Similarly, on a call discussing Procter & Gamble’s earnings results, Jon Moeller, the CPG giant’s chairman, president and CEO, pushed back on claims that consumers are exhibiting elevated cost-cutting measures.
“We generally don’t see the dynamic that some are describing,” Moeller said. “… If you look at … private-label shares as an example, which typically would be increasing during a time of significant consumer pressure, that’s not what we’re seeing. Private-label shares generally both in North America and Europe are in line with pre-COVID levels.”
Overall, many consumers have traded down on grocery products amid rising prices. A PYMNTS Intelligence survey of more than 1,700 United States consumers in January found that 86% of grocery shoppers have changed their purchasing behavior in response to inflation, and 34% have traded down to buying lower-quality products.

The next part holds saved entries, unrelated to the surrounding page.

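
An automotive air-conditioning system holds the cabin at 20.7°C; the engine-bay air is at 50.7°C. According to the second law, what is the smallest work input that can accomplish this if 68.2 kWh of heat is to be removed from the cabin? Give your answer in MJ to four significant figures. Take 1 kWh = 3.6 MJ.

25.07 MJ

In absolute terms T_C = 293.85 K and T_H = 323.85 K, so ΔT = 30.00 K.
The reversible limit is COP_R = T_C/ΔT = 9.795, so W_min = Q_C/COP = Q_C·ΔT/T_C.
W_min = 68.20 × 30.00/293.85 = 6.963 kWh = 25.07 MJ.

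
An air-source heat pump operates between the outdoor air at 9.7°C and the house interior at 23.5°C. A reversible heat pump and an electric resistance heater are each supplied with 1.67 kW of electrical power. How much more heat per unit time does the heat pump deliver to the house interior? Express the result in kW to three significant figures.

In absolute terms T_C = 282.85 K and T_H = 296.65 K, so ΔT = 13.80 K.
COP_Carnot = T_H/ΔT = 296.65/13.80 = 21.50.
The heat pump delivers Q̇_H = COP × Ẇ = 35.90 kW; the resistance heater delivers Ẇ = 1.670 kW.
Extra = (COP − 1)·Ẇ = 34.23 kW.

34.2 kW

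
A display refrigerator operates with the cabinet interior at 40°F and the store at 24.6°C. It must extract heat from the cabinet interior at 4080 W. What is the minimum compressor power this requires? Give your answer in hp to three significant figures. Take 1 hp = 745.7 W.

In absolute terms T_C = 277.59 K and T_H = 297.75 K, so ΔT = 20.16 K.
COP_Carnot = T_C/ΔT = 277.59/20.16 = 13.77.
Ẇ_min = Q̇/COP_Carnot = 4080/13.77 = 296.2 W = 0.3973 hp.

0.397 hp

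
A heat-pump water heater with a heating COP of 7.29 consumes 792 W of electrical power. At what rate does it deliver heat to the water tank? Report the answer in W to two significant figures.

5800 W

Q̇_H = COP_HP × Ẇ = 7.29 × 792.0 = 5774 W.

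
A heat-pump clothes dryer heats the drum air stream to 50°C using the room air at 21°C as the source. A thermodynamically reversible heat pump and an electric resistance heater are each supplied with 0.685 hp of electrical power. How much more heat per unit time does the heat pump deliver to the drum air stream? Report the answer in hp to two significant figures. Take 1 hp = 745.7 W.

6.9 hp

In absolute terms T_C = 294.15 K and T_H = 323.15 K, so ΔT = 29.00 K.
COP_Carnot = T_H/ΔT = 323.15/29.00 = 11.14.
The heat pump delivers Q̇_H = COP × Ẇ = 7.633 hp; the resistance heater delivers Ẇ = 0.6850 hp.
Extra = (COP − 1)·Ẇ = 6.948 hp.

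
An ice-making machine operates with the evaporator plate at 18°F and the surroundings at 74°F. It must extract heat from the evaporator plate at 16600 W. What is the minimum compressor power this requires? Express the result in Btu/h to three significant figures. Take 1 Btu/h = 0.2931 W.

In absolute terms T_C = 265.37 K and T_H = 296.48 K, so ΔT = 31.11 K.
COP_Carnot = T_C/ΔT = 265.37/31.11 = 8.530.
Ẇ_min = Q̇/COP_Carnot = 16600/8.530 = 1946 W = 6640 Btu/h.

6640 Btu/h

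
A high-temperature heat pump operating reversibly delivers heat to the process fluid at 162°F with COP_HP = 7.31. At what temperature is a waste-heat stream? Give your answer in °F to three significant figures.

COP_HP = T_H/(T_H − T_C) gives T_H − T_C = T_H/COP.
With T_H = 345.37 K, T_C = 345.37 × (1 − 1/7.31) = 298.13 K.
Converting, 298.13 K = 76.96°F.

77.0 °F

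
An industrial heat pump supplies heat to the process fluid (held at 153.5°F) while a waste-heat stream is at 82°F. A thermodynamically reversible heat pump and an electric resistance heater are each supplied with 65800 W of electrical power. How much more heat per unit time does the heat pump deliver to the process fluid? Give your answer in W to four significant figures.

498500 W

In absolute terms T_C = 300.93 K and T_H = 340.65 K, so ΔT = 39.72 K.
COP_Carnot = T_H/ΔT = 340.65/39.72 = 8.576.
The heat pump delivers Q̇_H = COP × Ẇ = 564300 W; the resistance heater delivers Ẇ = 65800 W.
Extra = (COP − 1)·Ẇ = 498500 W.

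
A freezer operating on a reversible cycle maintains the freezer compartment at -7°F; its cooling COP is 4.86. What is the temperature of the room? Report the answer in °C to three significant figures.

COP_R = T_C/(T_H − T_C) gives T_H − T_C = T_C/COP.
With T_C = 251.48 K, T_H = 251.48 × (1 + 1/4.86) = 303.23 K.
Converting, 303.23 K = 30.08°C.

30.1 °C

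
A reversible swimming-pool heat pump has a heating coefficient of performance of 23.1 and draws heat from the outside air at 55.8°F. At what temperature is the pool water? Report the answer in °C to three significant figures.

26.2 °C

COP_HP = T_H/(T_H − T_C) rearranges to T_H = COP·T_C/(COP − 1).
With T_C = 286.37 K, T_H = 23.1 × 286.37/22.10 = 299.33 K.
Converting, 299.33 K = 26.18°C.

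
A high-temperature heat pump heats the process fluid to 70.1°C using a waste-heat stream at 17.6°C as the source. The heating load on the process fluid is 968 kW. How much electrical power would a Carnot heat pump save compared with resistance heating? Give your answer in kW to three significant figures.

In absolute terms T_C = 290.75 K and T_H = 343.25 K, so ΔT = 52.50 K.
COP_Carnot = T_H/ΔT = 343.25/52.50 = 6.538.
Resistance heating needs Ẇ_res = Q̇_H = 968.0 kW; the reversible heat pump needs only Ẇ_hp = Q̇_H/COP = 148.1 kW.
Saving = 968.0 − 148.1 = 819.9 kW.

820 kW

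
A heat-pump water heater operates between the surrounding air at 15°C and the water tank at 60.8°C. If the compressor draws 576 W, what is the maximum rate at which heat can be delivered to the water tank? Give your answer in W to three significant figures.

4200 W

In absolute terms T_C = 288.15 K and T_H = 333.95 K, so ΔT = 45.80 K.
COP_Carnot = T_H/ΔT = 333.95/45.80 = 7.291.
Q̇_max = COP_Carnot × Ẇ = 7.291 × 576.0 W = 4200 W.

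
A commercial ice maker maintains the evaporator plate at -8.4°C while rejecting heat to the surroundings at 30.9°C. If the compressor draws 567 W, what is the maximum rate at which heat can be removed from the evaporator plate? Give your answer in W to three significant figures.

3820 W

In absolute terms T_C = 264.75 K and T_H = 304.05 K, so ΔT = 39.30 K.
COP_Carnot = T_C/ΔT = 264.75/39.30 = 6.737.
Q̇_max = COP_Carnot × Ẇ = 6.737 × 567.0 W = 3820 W.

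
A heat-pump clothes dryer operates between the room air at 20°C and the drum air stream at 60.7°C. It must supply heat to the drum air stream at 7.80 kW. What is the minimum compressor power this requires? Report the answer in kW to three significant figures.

0.951 kW

In absolute terms T_C = 293.15 K and T_H = 333.85 K, so ΔT = 40.70 K.
COP_Carnot = T_H/ΔT = 333.85/40.70 = 8.203.
Ẇ_min = Q̇/COP_Carnot = 7.800/8.203 = 0.9509 kW.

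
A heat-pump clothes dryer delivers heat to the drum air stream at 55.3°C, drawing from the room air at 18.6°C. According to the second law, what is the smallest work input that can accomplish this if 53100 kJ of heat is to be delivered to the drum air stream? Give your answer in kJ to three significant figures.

In absolute terms T_C = 291.75 K and T_H = 328.45 K, so ΔT = 36.70 K.
The reversible limit is COP_HP = T_H/ΔT = 8.950, so W_min = Q_H/COP = Q_H·ΔT/T_H.
W_min = 53100 × 36.70/328.45 = 5933 kJ.

5930 kJ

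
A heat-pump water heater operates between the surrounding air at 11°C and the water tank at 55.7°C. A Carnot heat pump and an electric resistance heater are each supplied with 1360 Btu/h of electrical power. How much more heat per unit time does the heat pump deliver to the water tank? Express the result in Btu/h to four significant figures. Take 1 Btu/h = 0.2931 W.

8645 Btu/h

In absolute terms T_C = 284.15 K and T_H = 328.85 K, so ΔT = 44.70 K.
COP_Carnot = T_H/ΔT = 328.85/44.70 = 7.357.
The heat pump delivers Q̇_H = COP × Ẇ = 10010 Btu/h; the resistance heater delivers Ẇ = 1360 Btu/h.
Extra = (COP − 1)·Ẇ = 8645 Btu/h.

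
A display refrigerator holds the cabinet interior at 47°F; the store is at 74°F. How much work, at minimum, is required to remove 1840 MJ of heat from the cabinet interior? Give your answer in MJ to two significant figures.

In absolute terms T_C = 281.48 K and T_H = 296.48 K, so ΔT = 15.00 K.
The reversible limit is COP_R = T_C/ΔT = 18.77, so W_min = Q_C/COP = Q_C·ΔT/T_C.
W_min = 1840 × 15.00/281.48 = 98.05 MJ.

98 MJ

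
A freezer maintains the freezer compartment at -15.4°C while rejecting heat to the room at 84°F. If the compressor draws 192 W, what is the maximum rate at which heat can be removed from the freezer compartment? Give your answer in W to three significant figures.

1120 W

In absolute terms T_C = 257.75 K and T_H = 302.04 K, so ΔT = 44.29 K.
COP_Carnot = T_C/ΔT = 257.75/44.29 = 5.820.
Q̇_max = COP_Carnot × Ẇ = 5.820 × 192.0 W = 1117 W.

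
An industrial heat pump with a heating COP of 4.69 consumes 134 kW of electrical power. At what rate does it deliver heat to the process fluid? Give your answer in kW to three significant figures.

628 kW

Q̇_H = COP_HP × Ẇ = 4.69 × 134.0 = 628.5 kW.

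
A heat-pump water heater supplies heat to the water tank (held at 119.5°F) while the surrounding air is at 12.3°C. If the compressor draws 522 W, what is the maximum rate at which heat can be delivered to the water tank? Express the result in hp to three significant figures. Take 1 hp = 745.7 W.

In absolute terms T_C = 285.45 K and T_H = 321.76 K, so ΔT = 36.31 K.
COP_Carnot = T_H/ΔT = 321.76/36.31 = 8.861.
Q̇_max = COP_Carnot × Ẇ = 8.861 × 522.0 W = 4626 W = 6.203 hp.

6.20 hp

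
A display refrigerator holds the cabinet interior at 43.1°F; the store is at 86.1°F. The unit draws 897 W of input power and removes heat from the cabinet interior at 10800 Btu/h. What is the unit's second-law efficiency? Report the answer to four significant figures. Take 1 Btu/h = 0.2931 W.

Converting, Q̇_C = 10800 Btu/h = 3165 W, so COP_actual = Q̇_C/Ẇ = 3165/897.0 = 3.529.
In absolute terms T_C = 279.32 K and T_H = 303.21 K, so ΔT = 23.89 K.
COP_Carnot = T_C/ΔT = 279.32/23.89 = 11.69.
η_II = COP_actual/COP_Carnot = 3.529/11.69 = 0.3018.

0.3018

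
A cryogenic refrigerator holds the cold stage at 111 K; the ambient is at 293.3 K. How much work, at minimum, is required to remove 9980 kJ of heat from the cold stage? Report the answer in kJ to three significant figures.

The reservoir spacing is ΔT = 293.3 − 111 = 182.3 K.
The reversible limit is COP_R = T_C/ΔT = 0.6089, so W_min = Q_C/COP = Q_C·ΔT/T_C.
W_min = 9980 × 182.3/111.00 = 16390 kJ.

16400 kJ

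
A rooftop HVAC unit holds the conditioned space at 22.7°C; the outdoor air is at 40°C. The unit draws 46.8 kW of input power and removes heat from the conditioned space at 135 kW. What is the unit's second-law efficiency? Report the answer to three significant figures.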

While CPG brands maintain that consumers are choosing name brands, shoppers continue to exhibit high levels of deal-seeking behavior when making larger purchases such as home furnishings. Kate Gulliver, chief financial officer and chief administrative officer of home goods eCommerce retailer Wayfair, noted on an earnings call Thursday (Aug. 1) that the company has seen shoppers still holding off until sales periods to make purchases.
“Consumers have remained cautious in the category for years, and we’ve continued to see a pronounced spread in performance between promotional and non-promo days,” Gulliver said. “… [Yet] outperformance on promo days does not mean that sales strength is driven exclusively by discounted items. Less than one-third of our sales during promotional events come from featured items, and that has been quite consistent over the past year. … Consumers are willing to spend in the category once they are engaged in shopping.”
Shoppers have been looking for less expensive options for these major purchases. The “Consumers Shop Secondhand Stores as Often as Other Retail” installment of the PYMNTS Intelligence “Consumer Inflation Sentiment Report” series found that among the 43% of consumers who used secondhand channels to make retail purchases last year, 28% did so to buy furniture.